183cm(実際にはそれ以下とも)のサイズながら、抜群のスピードとドリブルを武器にリングへアタックし、コートに倒されるたびに立ち上がって戦い続けたアイバーソンと、驚異的なシュート力を駆使してリーグを3ポイント全盛へ誘ったカリーは、レブロンから見ても強烈だったのだろう。 そうしたなか、現在リーグベストの55勝14敗(勝率79.7%)を記録し、一番乗りでプレーオフ進出を決めたボストン・セルティックスのエーススコアラー、ジェイソン・テイタムの話題に。

レブロンは、キャリア7年目の今季も平均27.1点、8.3リバウンド、4.9アシストの好成績を残し、自身初のリーグ制覇へ歩みを進める26歳のオールスターフォワードを高く評価していた。

「彼は25歳の時点で、(プレーオフの)カンファレンス・ファイナルに4回進出し、ファイナルも1回経験している。俺は28歳(実際は27歳)になるまで優勝できなかった。(昨季優勝したデンバー・ナゲッツの)ニコラ・ヨキッチが27歳(実際は28歳)で、マイケル・ジョーダンの初優勝も28歳だったと思う。

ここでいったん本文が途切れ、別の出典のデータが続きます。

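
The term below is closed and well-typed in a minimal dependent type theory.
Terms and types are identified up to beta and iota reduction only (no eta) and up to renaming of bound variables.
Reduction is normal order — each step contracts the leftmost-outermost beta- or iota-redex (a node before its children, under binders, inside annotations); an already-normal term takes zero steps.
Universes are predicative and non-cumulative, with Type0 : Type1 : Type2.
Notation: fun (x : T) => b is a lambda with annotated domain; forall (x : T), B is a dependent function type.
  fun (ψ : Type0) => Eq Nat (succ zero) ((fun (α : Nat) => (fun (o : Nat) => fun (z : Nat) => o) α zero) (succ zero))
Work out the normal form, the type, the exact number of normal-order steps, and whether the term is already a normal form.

normal form:
  fun (ψ : Type0) => Eq Nat (succ zero) (succ zero)
inferred type:
  forall (ψ : Type0), Type0
reduction steps (normal order): 3
term was already normal: no
first contracted redex: a beta-redex


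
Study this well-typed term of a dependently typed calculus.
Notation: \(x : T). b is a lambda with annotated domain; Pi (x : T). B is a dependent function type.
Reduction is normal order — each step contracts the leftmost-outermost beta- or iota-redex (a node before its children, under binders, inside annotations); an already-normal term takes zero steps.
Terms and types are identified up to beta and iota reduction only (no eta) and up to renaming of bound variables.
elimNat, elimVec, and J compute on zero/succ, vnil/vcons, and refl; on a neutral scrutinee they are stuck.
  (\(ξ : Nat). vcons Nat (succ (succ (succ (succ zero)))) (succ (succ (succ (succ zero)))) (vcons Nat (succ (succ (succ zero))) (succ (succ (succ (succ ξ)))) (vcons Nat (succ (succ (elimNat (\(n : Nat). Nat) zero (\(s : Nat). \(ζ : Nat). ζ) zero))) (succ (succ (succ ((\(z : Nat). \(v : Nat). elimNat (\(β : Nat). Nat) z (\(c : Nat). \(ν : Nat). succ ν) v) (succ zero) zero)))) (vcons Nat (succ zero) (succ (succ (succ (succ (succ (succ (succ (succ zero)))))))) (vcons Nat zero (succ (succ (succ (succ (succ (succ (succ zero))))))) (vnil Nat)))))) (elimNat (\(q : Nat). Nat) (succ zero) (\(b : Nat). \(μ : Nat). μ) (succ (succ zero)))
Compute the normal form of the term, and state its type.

reduced normal form:
  vcons Nat (succ (succ (succ (succ zero)))) (succ (succ (succ (succ zero)))) (vcons Nat (succ (succ (succ zero))) (succ (succ (succ (succ (succ zero))))) (vcons Nat (succ (succ zero)) (succ (succ (succ (succ zero)))) (vcons Nat (succ zero) (succ (succ (succ (succ (succ (succ (succ (succ zero)))))))) (vcons Nat zero (succ (succ (succ (succ (succ (succ (succ zero))))))) (vnil Nat)))))
the term's type:
  Vec Nat (succ (succ (succ (succ (succ zero)))))
observation: normalization takes exactly 12 steps under the normal-order strategy.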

俺たちはJT(テイタム)へものすごく期待しているけど、彼はすでにキャリアのなかで数多くの勝利を経験してきた。今後、彼が(初優勝への)峠を越すのを見てみたいものだね」
レブロンが指摘したように、テイタムはNBA入りから毎年プレーオフに出場しており、2018、20、22、23年にカンファレンス・ファイナルに進出。2022年にはNBAファイナルを経験している。

18年には当時クリーブランド・キャバリアーズに所属していたレブロンが、ルーキーだったテイタムとファイナル進出をかけて激突し、4勝3敗で撃破。22年のファイナル初出場時はカリー率いるウォリアーズに2勝4敗で敗れたとはいえ、リーグのベストプレーヤーの1人という地位を確立したと言っていい。

セルティックス、そしてレブロンが在籍するレイカーズは、NBA史上最多となる17回の優勝回数を誇っている。もし今季、セルティックスがプレーオフを勝ち上がり、球団史上18度目のNBAチャンピオンに輝くことになれば、テイタムの選手としての評価はさらに高まることだろう。